The Supreme Court sent the case of a florist who declined to design a floral arrangement for an event that violated her religious beliefs back to the Washington State court that had ruled against her, saying that her claims should be reevaluated in light of the recent Masterpiece Cakeshop ruling.
In the wake of a 2017 ruling against Barronelle Stutzman, the 73-year-old proprietor of Arlene’s Flowers, religious liberty advocates sounded the alarm over the unanimous decision of Washington’s highest court, saying the judges had paid little attention to the florist’s claims of constitutional protections to freedom of conscience when they ruled that she had violated anti-discrimination laws.
In the recently decided Masterpiece case, which arose around a similar set of circumstances, U.S. Supreme Court Justices ruled for Colorado baker Jack Philips, saying that initial rulings against him had been tainted by anti-religious bias, and warned lower courts and other government bodies that the rights of faith objectors must be dealt with in an impartial manner.
Kristen Waggoner, senior vice president for Alliance Defending Freedom (ADF), who argued both Mrs. Stutzman’s and Mr. Philip’s cases, expressed confidence that there were sufficient grounds for reversal of the Washington court’s initial decision.
“The U.S. Supreme Court has rightfully asked the Washington Supreme Court to reconsider Barronelle’s case in light of the Masterpiece Cakeshop decision,” she said. “In that ruling, the U.S. Supreme Court denounced government hostility toward the religious beliefs about marriage held by creative professionals like Jack and Barronelle. The state of Washington, acting through its attorney general, has shown similar hostility here.”
The Justice’s order makes the Washington State Supreme Court’s ruling void, and orders that same court to reconsider the case. It leaves a great deal of latitude as to whether the state’s highest court will review based on the present record, ask for additional statements or send the case back to the lower courts, whose ruling it initially upheld. Those decisions are to be made in the next 30 days. That is a relatively standard move that the Supreme Court often makes after ruling on a similar case.
Washington Attorney General Bob Ferguson, who sued Mrs. Strutzman together with the American Civil Liberties Union (ACLU), referred to the Supreme Court’s decision as a “procedural step,” and said he was “confident they will come to the same conclusion they did in their previous, unanimous ruling.” In another statement, he took exception to a comparison to Masterpiece and denied that his office or the state court’s actions were based on “impermissible hostility.”
Following the ruling against Mrs. Strutzman, ADF had petitioned the Supreme Court to hear her case. Many thought it would be an opportunity for the Justices to weigh in on the more complex issues of balancing the rights of religious traditionalists against advocates of “progressive” social causes, as Masterpiece had been decided on markedly narrow grounds. The decision to vacate and remand the case means that those issues will likely take a longer time for courts to decide.

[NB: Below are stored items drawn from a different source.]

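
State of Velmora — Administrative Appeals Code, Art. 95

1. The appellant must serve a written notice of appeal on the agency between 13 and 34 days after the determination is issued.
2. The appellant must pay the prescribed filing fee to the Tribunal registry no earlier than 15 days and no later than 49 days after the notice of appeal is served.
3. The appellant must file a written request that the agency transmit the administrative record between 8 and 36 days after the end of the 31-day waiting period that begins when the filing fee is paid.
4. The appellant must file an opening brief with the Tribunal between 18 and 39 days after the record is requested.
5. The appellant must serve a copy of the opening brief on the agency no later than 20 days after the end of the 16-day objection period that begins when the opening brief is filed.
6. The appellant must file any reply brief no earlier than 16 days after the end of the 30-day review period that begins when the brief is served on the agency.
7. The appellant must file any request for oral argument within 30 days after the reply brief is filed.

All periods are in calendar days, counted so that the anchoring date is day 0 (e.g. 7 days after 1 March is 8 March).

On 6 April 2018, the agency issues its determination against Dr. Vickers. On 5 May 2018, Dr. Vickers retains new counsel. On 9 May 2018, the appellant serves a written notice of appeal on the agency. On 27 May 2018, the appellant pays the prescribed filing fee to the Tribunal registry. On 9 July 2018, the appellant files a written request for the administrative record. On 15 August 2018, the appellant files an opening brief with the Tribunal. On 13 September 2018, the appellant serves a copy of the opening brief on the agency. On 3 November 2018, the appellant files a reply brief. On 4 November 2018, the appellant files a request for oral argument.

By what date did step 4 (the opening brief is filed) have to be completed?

17 August 2018

Step 4 runs from 9 July 2018, when the record is requested. The window is 18–39 days after 9 July 2018; it closes on 17 August 2018.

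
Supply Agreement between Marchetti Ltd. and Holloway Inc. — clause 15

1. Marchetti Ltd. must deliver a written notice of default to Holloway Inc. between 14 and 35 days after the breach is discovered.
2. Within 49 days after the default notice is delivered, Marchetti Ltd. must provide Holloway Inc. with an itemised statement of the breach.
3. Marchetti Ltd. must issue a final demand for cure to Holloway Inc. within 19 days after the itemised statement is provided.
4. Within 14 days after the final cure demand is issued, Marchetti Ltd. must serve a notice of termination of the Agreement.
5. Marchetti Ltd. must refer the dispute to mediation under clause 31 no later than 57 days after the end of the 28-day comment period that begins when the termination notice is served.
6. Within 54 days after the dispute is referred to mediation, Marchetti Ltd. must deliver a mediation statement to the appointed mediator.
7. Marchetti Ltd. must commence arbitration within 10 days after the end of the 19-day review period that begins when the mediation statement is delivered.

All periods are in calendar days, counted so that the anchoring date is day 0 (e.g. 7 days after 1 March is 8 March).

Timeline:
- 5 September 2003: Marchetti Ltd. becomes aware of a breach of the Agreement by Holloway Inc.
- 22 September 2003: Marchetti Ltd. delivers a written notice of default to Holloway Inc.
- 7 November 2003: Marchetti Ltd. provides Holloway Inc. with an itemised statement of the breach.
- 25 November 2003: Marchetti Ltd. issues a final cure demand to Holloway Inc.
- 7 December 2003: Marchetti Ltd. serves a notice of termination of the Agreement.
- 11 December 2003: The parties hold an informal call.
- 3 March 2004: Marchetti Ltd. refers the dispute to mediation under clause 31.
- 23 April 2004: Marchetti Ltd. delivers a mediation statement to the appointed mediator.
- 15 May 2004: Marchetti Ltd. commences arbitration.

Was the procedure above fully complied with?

No

Step 1: the window is 14–35 days after 5 September 2003 (when the breach is discovered), so 19 September 2003 through 10 October 2003; 22 September 2003 falls inside that range.
Step 2: 49 days after 22 September 2003 (when the default notice is delivered) is 10 November 2003; completed 7 November 2003, before the deadline.
Step 3: 19 days after 7 November 2003 (when the itemised statement is provided) is 26 November 2003; done 25 November 2003 — timely.
Step 4: 14 days after 25 November 2003 (when the final cure demand is issued) is 9 December 2003; done 7 December 2003 — timely.
Step 5: 57 days after 4 January 2004 (end of the 28-day comment period, which began when the termination notice is served on 7 December 2003) is 1 March 2004; done 3 March 2004 — 2 days late.
No need to go further; step 5 was not satisfied.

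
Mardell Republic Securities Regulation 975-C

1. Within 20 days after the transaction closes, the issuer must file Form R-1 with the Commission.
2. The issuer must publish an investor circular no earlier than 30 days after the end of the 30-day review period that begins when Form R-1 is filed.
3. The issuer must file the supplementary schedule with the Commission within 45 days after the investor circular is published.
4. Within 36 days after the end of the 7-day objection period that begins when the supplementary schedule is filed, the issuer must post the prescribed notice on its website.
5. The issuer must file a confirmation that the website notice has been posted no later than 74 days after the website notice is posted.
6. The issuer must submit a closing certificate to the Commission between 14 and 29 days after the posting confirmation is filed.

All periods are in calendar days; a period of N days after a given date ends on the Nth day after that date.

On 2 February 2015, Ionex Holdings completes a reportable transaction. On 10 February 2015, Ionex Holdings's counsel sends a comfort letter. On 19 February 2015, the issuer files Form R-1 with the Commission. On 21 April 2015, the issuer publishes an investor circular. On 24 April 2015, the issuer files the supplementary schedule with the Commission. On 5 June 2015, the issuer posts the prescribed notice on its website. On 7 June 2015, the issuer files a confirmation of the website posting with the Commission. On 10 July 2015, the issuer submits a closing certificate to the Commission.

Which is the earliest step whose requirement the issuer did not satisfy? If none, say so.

Step 6

Step 1: 20 days after 2 February 2015 (when the transaction closes) is 22 February 2015; completed 19 February 2015, before the deadline.
Step 2: the earliest permitted date is 30 days after 21 March 2015 (end of the 30-day review period, which began when Form R-1 is filed on 19 February 2015), i.e. 20 April 2015; done 21 April 2015, after the minimum wait.
Step 3: 45 days after 21 April 2015 (when the investor circular is published) is 5 June 2015; 24 April 2015 is within that limit.
Step 4: 36 days after 1 May 2015 (end of the 7-day objection period, which began when the supplementary schedule is filed on 24 April 2015) is 6 June 2015; done 5 June 2015 — timely.
Step 5: 74 days after 5 June 2015 (when the website notice is posted) is 18 August 2015; done 7 June 2015 — timely.
Step 6: the window is 14–29 days after 7 June 2015 (when the posting confirmation is filed), so 21 June 2015 through 6 July 2015; done 10 July 2015 — 4 days after the window closed.
Later steps need not be reached.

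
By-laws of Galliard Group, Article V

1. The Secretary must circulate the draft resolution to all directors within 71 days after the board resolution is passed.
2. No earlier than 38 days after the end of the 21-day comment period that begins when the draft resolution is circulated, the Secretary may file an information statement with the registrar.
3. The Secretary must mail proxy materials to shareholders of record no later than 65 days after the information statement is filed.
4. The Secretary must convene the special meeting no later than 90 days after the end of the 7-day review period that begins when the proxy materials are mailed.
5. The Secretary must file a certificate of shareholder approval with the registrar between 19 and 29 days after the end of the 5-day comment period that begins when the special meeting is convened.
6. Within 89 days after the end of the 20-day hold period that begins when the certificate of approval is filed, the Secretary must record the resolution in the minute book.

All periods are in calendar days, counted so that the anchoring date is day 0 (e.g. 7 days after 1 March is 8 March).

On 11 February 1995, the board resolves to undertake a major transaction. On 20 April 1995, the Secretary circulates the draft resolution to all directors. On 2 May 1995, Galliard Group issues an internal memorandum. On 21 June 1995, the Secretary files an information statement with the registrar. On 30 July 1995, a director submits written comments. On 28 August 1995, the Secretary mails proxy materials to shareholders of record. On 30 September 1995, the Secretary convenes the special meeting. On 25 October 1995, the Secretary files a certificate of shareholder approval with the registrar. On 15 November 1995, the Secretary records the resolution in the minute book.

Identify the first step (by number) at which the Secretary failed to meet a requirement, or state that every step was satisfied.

Step 1 — counting 71 days from 11 February 1995 (when the board resolution is passed) gives a deadline of 23 April 1995; completed 20 April 1995, before the deadline.
Step 2 — must wait 38 days from 11 May 1995 (end of the 21-day comment period, which began when the draft resolution is circulated on 20 April 1995), so not before 18 June 1995; 21 June 1995 is on or after that date.
Step 3 — counting 65 days from 21 June 1995 (when the information statement is filed) gives a deadline of 25 August 1995; 28 August 1995 misses that deadline by 3 days.
The procedure was therefore not followed at step 3.

Step 3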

In response to a question from Hamodia at a press conference held shortly after the order was released on Monday, Mrs. Waggoner said that there was ample evidence that Washington State had indeed acted out of animus towards her client.
“The attorney general showed hostility when he not only went after [Mrs. Strutzman’s] business but her personal assets as well, which is unprecedented … he bypassed procedure in order to relentlessly and vindictively pursue her,” she said.
She also noted an episode in Washington where religious Christians had been thrown out of an establishment by a proprietor who took issue with their beliefs, which Attorney General Ferguson did not act on. Mrs. Waggoner pointed to this inaction as evidence of lopsided enforcement of discrimination laws. She added that her client was prepared to appeal once again to the U.S. Supreme Court, should she lose again in Washington.
Rabbi Abba Cohen, vice president for Federal Affairs for Agudath Israel of America, who had sharply criticized what he identified as the Washington court’s “short shrift” given to religious rights, called the Supreme Court’s order a “glimmer of hope.”
“While it’s heartening that the Supreme Court said the case should go back to be viewed in the context of Masterpiece, that does not guarantee that it will come out the same way,” he told Hamodia. “I think this is the beginning of a process that will eventually give us greater clarity as to what components courts should look at when they consider bias claims and how to properly weigh religious rights.”